Wai Moe—AFP/Getty Images
August 28, 2017 4:59 AM EDT

Thousands of Rohingya Muslims have struck out from their homes for the Bangladesh border in an attempt to escape the worsening crisis in Myanmar’s troubled Rakhine state.

The exodus follows two days of fighting in Rakhine, which broke out after Rohingya militants attacked 30 police stations there on Friday. At least 100 people — mostly insurgents — were killed in ensuing clashes that carried over into Saturday, the BBC reports.

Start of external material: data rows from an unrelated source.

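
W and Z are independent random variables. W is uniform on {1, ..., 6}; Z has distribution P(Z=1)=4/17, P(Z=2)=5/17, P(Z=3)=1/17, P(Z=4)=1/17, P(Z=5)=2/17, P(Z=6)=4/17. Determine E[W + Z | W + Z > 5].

P(W + Z > 5) = 2/3.
Summing (W+Z)·P(x,y) over outcomes with W + Z > 5 gives 557/102.
E[W + Z | W + Z > 5] = (557/102) / (2/3) = 557/68.

557/68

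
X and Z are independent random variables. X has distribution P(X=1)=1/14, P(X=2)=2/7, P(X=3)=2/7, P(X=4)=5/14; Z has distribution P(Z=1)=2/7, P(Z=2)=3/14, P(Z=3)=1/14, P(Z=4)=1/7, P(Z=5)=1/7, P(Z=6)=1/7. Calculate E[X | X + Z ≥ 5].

P(X + Z ≥ 5) = 36/49.
Summing X·P(x,y) over outcomes with X + Z ≥ 5 gives 33/14.
E[X | X + Z ≥ 5] = (33/14) / (36/49) = 77/24.

77/24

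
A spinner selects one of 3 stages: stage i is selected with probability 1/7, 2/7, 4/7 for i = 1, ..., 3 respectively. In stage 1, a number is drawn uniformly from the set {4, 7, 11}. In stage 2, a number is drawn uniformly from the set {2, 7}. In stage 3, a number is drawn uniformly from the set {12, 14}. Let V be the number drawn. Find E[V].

E[V | stage 1] = (4+7+11)/3 = 22/3.
E[V | stage 2] = (2+7)/2 = 9/2.
E[V | stage 3] = (12+14)/2 = 13.
By the law of total expectation,
E[V] = (1/7)·(22/3) + (2/7)·(9/2) + (4/7)·(13) = 205/21.

205/21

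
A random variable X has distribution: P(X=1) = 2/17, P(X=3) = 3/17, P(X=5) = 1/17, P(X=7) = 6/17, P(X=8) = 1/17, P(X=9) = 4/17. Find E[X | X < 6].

8/3

P(X < 6) = 6/17.
Σ over the event: 1·2/17 + 3·3/17 + 5·1/17 = 16/17.
E[X | X < 6] = (16/17) / (6/17) = 8/3.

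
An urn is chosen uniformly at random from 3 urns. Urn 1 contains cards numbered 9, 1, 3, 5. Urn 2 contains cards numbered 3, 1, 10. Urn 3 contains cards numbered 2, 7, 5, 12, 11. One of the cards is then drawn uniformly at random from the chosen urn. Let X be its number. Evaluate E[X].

497/90

E[X | urn 1] = (9+1+3+5)/4 = 9/2.
E[X | urn 2] = (3+1+10)/3 = 14/3.
E[X | urn 3] = (2+7+5+12+11)/5 = 37/5.
By the law of total expectation,
E[X] = (1/3)·(9/2) + (1/3)·(14/3) + (1/3)·(37/5) = 497/90.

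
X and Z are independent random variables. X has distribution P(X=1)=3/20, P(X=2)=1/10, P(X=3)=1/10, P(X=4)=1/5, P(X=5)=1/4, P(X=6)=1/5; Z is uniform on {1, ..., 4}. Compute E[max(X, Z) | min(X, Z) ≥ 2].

233/51

P(min(X, Z) ≥ 2) = 51/80.
Summing max(X,Z)·P(x,y) over outcomes with min(X, Z) ≥ 2 gives 233/80.
E[max(X, Z) | min(X, Z) ≥ 2] = (233/80) / (51/80) = 233/51.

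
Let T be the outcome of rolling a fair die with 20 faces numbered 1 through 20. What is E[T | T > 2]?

P(T > 2) = 9/10.
E[T | T > 2] = (207/20) / (9/10) = 23/2.

23/2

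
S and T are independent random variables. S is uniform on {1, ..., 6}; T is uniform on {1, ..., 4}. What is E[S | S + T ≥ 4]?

P(S + T ≥ 4) = 7/8.
Summing S·P(x,y) over outcomes with S + T ≥ 4 gives 10/3.
E[S | S + T ≥ 4] = (10/3) / (7/8) = 80/21.

80/21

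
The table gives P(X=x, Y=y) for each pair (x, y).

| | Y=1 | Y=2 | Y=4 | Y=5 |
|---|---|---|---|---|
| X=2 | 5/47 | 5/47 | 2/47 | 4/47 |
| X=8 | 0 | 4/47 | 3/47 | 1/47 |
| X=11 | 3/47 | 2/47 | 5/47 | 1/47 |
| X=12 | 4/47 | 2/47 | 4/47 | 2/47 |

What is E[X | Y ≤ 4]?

P(Y ≤ 4) = 39/47.
Summing X·P(X=x,Y=y) over the conditioning event gives 310/47.
E[X | Y ≤ 4] = (310/47) / (39/47) = 310/39.

310/39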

Majority-Buddhist Rakhine State is home to an estimated 1.1 million Rohingya — an effectively stateless Muslim minority that has suffered decades of persecution from the Burmese. In October last year, an attack on police outposts by suspected Rohingya militants prompted Myanmar’s military to launch counter terrorism operations in the state. Accusations of ethnic persecution, killings, rape, and torture soon followed.

Read more: As Myanmar’s Rohingya Crisis Deepens, Here’s How Aung San Suu Kyi Can Save Her Credibility

Earlier this month Myanmar’s Military — which the U.N. is currently investigating for human rights abuses — dispatched hundreds more troops to Rakhine to bolster counterinsurgency efforts there.

Agence France-Presse reports that since Friday an estimated 3,000 Rohingya have been able to enter Bangladesh and find refuge in camps and villages.

Meanwhile, the Myanmar military has evacuated around 4,000 non-Muslims to protect them from the fighting.